En conclusion du débat, Frédéric Leturque, maire d’Arras, a osé la boutade : « On espère vous retrouver l’année prochaine, madame la ministre, à cette place. Ce qui en soi serait une performance, parce que ça n’est pas arrivé souvent ces dernières années ». Anne Genetet a plutôt bien accueilli la saillie. Il est vrai qu’elle devait certainement avoir le sentiment de s’être plutôt bien sorti de l’exercice de confrontation directe avec les maires. C’est la nature même de ces forums : un maire, un problème, une réponse ministérielle… Intitulé « Préserver l’école, faire réussir les enfants », le forum a permis d’aborder de nombreux points : de la sécurité dans et en dehors de l’école, la montée des incivilités, le harcèlement scolaire, mais aussi le maintien des activités périscolaires dans un contexte de restrictions budgétaires…
Maintenir le cap sur ce qui marche
Frédéric Leturque, accompagné de Delphine Labails, maire de Périgueux, assure la présidence de la commission éducation de l’AMF. « Les contraintes budgétaires vont nous obliger à faire des choix. Nous espérons que ce ne sera pas au détriment de l’éducation. Pour apaiser l’école, de bonnes choses ont été faites, pourquoi ne pas le dire, comme le dédoublement des classes. Mais nous sommes inquiets sur d’autres sujets, comme celui des AESH (Accompagnement des élèves en situation de handicap). Nous devons aussi faire en sorte que les parents ne soient plus exclus de l’école, qu’ils aient plus d’échanges avec les profs ». Les maires ont insisté pour bénéficier de crédits pour mettre en sécurité les établissements scolaires et poursuivre leur rénovation énergétique. « Les cités éducatives sont une belle réussite, il faut continuer à les soutenir », affirme Gilles Leproust, maire d’Allonnes et président de l’association Ville et Banlieue. « Nous avons décroché ce label pour les quartiers prioritaires de Chaoué et Les Perrières. Ça facilite la tâche pour accompagner les enfants et les jeunes de 0 à 25 ans dans leur vie quotidienne aussi bien dans les cadres scolaire, périscolaire, qu’extrascolaire ».

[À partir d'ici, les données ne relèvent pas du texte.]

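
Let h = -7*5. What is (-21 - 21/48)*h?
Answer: 12005/16 ≈ 750.31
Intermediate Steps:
h = -35
(-21 - 21/48)*h = (-21 - 21/48)*(-35) = (-21 - 21*1/48)*(-35) = (-21 - 7/16)*(-35) = -343/16*(-35) = 12005/16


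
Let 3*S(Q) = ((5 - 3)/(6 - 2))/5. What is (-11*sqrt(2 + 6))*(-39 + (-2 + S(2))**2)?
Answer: 347809*sqrt(2)/450 ≈ 1093.1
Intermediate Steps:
S(Q) = 1/30 (S(Q) = (((5 - 3)/(6 - 2))/5)/3 = ((2/4)*(1/5))/3 = ((2*(1/4))*(1/5))/3 = ((1/2)*(1/5))/3 = (1/3)*(1/10) = 1/30)
(-11*sqrt(2 + 6))*(-39 + (-2 + S(2))**2) = (-11*sqrt(2 + 6))*(-39 + (-2 + 1/30)**2) = (-22*sqrt(2))*(-39 + (-59/30)**2) = (-22*sqrt(2))*(-39 + 3481/900) = -22*sqrt(2)*(-31619/900) = 347809*sqrt(2)/450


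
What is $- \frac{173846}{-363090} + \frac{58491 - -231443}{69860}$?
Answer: $\frac{838692983}{181181910} \approx 4.629$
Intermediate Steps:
$- \frac{173846}{-363090} + \frac{58491 - -231443}{69860} = \left(-173846\right) \left(- \frac{1}{363090}\right) + \left(58491 + 231443\right) \frac{1}{69860} = \frac{86923}{181545} + 289934 \cdot \frac{1}{69860} = \frac{86923}{181545} + \frac{144967}{34930} = \frac{838692983}{181181910}$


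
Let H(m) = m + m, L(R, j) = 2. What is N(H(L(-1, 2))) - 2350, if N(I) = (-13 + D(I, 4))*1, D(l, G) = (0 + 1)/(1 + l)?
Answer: -11814/5 ≈ -2362.8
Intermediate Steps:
D(l, G) = 1/(1 + l)
H(m) = 2*m
N(I) = -13 + 1/(1 + I) (N(I) = (-13 + 1/(1 + I))*1 = -13 + 1/(1 + I))
N(H(L(-1, 2))) - 2350 = (-12 - 26*2)/(1 + 2*2) - 2350 = (-12 - 13*4)/(1 + 4) - 2350 = (-12 - 52)/5 - 2350 = (⅕)*(-64) - 2350 = -64/5 - 2350 = -11814/5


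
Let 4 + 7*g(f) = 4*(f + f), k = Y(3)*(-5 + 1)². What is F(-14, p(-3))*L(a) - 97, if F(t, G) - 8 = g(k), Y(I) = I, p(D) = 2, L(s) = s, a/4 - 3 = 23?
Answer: 44665/7 ≈ 6380.7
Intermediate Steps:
a = 104 (a = 12 + 4*23 = 12 + 92 = 104)
k = 48 (k = 3*(-5 + 1)² = 3*(-4)² = 3*16 = 48)
g(f) = -4/7 + 8*f/7 (g(f) = -4/7 + (4*(f + f))/7 = -4/7 + (4*(2*f))/7 = -4/7 + (8*f)/7 = -4/7 + 8*f/7)
F(t, G) = 436/7 (F(t, G) = 8 + (-4/7 + (8/7)*48) = 8 + (-4/7 + 384/7) = 8 + 380/7 = 436/7)
F(-14, p(-3))*L(a) - 97 = (436/7)*104 - 97 = 45344/7 - 97 = 44665/7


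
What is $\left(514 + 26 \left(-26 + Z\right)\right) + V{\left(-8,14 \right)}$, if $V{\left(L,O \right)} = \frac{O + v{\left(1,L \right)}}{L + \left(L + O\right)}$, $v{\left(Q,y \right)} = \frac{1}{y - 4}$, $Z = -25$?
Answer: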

La sécurisation des écoles, plus que jamais
Sur la sécurisation des écoles, l’État a dépensé environ 1,5 milliard d’euros dans ce domaine, 55 M€ supplémentaires ayant été mobilisés à travers le FIPD (Fonds interministériel de prévention de la délinquance). L’inquiétude persiste au regard de la réduction des financements liée au Fonds vert, celui-ci devant passer de 2,5 Md€ à 1 Md€, décision menaçant par ricochet la rénovation des écoles. Depuis l’attentat d’Arras (le professeur Dominique Bernard a été poignardé par un élève récemment islamisé, le 13 octobre 2023), près de 400 établissements scolaires ont été sécurisés : mise en place de caméras, de portiques anti-intrusion, d’alarmes, présence d’un personnel éducatif mieux formé, etc. 100 nouveaux établissements devraient être sécurisés avant la fin de l’année scolaire en cours.

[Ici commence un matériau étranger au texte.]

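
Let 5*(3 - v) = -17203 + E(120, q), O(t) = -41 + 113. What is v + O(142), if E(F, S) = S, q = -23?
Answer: 17601/5 ≈ 3520.2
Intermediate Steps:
O(t) = 72
v = 17241/5 (v = 3 - (-17203 - 23)/5 = 3 - ⅕*(-17226) = 3 + 17226/5 = 17241/5 ≈ 3448.2)
v + O(142) = 17241/5 + 72 = 17601/5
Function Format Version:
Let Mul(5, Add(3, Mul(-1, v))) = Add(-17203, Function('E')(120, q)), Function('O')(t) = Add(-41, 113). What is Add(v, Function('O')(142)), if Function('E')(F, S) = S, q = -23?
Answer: Rational(17601, 5) ≈ 3520.2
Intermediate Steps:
Function('O')(t) = 72
v = Rational(17241, 5) (v = Add(3, Mul(Rational(-1, 5), Add(-17203, -23))) = Add(3, Mul(Rational(-1, 5), -17226)) = Add(3, Rational(17226, 5)) = Rational(17241, 5) ≈ 3448.2)
Add(v, Function('O')(142)) = Add(Rational(17241, 5), 72) = Rational(17601, 5)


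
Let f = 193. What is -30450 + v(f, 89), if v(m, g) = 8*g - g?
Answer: -29827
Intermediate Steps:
v(m, g) = 7*g
-30450 + v(f, 89) = -30450 + 7*89 = -30450 + 623 = -29827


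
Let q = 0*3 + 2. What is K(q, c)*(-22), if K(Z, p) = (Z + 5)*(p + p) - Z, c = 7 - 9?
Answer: 660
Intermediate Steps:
c = -2
q = 2 (q = 0 + 2 = 2)
K(Z, p) = -Z + 2*p*(5 + Z) (K(Z, p) = (5 + Z)*(2*p) - Z = 2*p*(5 + Z) - Z = -Z + 2*p*(5 + Z))
K(q, c)*(-22) = (-1*2 + 10*(-2) + 2*2*(-2))*(-22) = (-2 - 20 - 8)*(-22) = -30*(-22) = 660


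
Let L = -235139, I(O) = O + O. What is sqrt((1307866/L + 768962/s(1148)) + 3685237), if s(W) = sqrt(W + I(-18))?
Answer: sqrt(15747212678161169410652 + 5909748685645897478*sqrt(278))/65368642 ≈ 1925.7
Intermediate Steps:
I(O) = 2*O
s(W) = sqrt(-36 + W) (s(W) = sqrt(W + 2*(-18)) = sqrt(W - 36) = sqrt(-36 + W))
sqrt((1307866/L + 768962/s(1148)) + 3685237) = sqrt((1307866/(-235139) + 768962/(sqrt(-36 + 1148))) + 3685237) = sqrt((1307866*(-1/235139) + 768962/(sqrt(1112))) + 3685237) = sqrt((-1307866/235139 + 768962/((2*sqrt(278)))) + 3685237) = sqrt((-1307866/235139 + 768962*(sqrt(278)/556)) + 3685237) = sqrt((-1307866/235139 + 384481*sqrt(278)/278) + 3685237) = sqrt(866541635077/235139 + 384481*sqrt(278)/278)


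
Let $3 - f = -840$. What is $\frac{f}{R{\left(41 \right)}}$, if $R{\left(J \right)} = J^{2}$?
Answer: $\frac{843}{1681} \approx 0.50149$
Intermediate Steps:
$f = 843$ ($f = 3 - -840 = 3 + 840 = 843$)
$\frac{f}{R{\left(41 \right)}} = \frac{843}{41^{2}} = \frac{843}{1681}$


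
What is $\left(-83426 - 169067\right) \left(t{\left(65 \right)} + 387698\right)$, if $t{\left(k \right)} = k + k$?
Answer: $-97923855204$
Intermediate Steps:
$t{\left(k \right)} = 2 k$
$\left(-83426 - 169067\right) \left(t{\left(65 \right)} + 387698\right) = \left(-83426 - 169067\right) \left(2 \cdot 65 + 387698\right) = - 252493 \left(130 + 387698\right) = \left(-252493\right) 387828 = -97923855204$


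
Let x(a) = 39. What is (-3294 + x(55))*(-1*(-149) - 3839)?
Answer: 12010950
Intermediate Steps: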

Travailler dans de bonnes conditions
L’école est la priorité du maire de Val-de-Reuil (Eure), « 13e commune la plus pauvre de France », assure le maire, Marc-Antoine Jamet. « Je suis maire de cette commune depuis 23 ans. J’ai une relation fusionnelle à l’école, car j’ai toujours su qu’il s’agissait du dossier le plus important pour un maire ». La rénovation du bâti a permis de remettre l’ensemble du parc scolaire à niveau, avec parfois le concours de l’Anru. « Il faut que les enseignants travaillent dans les meilleures conditions pour transmettre ce plaisir d’enseigner aux élèves. Il faut remettre l’école au centre du village, parce que c’est à partir d’elle que les inégalités sociales doivent être corrigées. Après, c’est trop tard », assène-t-il. Le rapport aux parents inquiète aussi les élus. La médiatrice de l’Éducation nationale, Catherine Becchetti-Bizot, a, dans son dernier rapport annuel publié à la rentrée, confirmé que le climat se dégradait. Un seul chiffre : 39 % des saisines de la médiatrice concernent la vie quotidienne et les conflits en établissements. « Ce domaine, passé en première position depuis deux ans, a connu une très forte progression en 2023 et un doublement en cinq ans », dit-elle.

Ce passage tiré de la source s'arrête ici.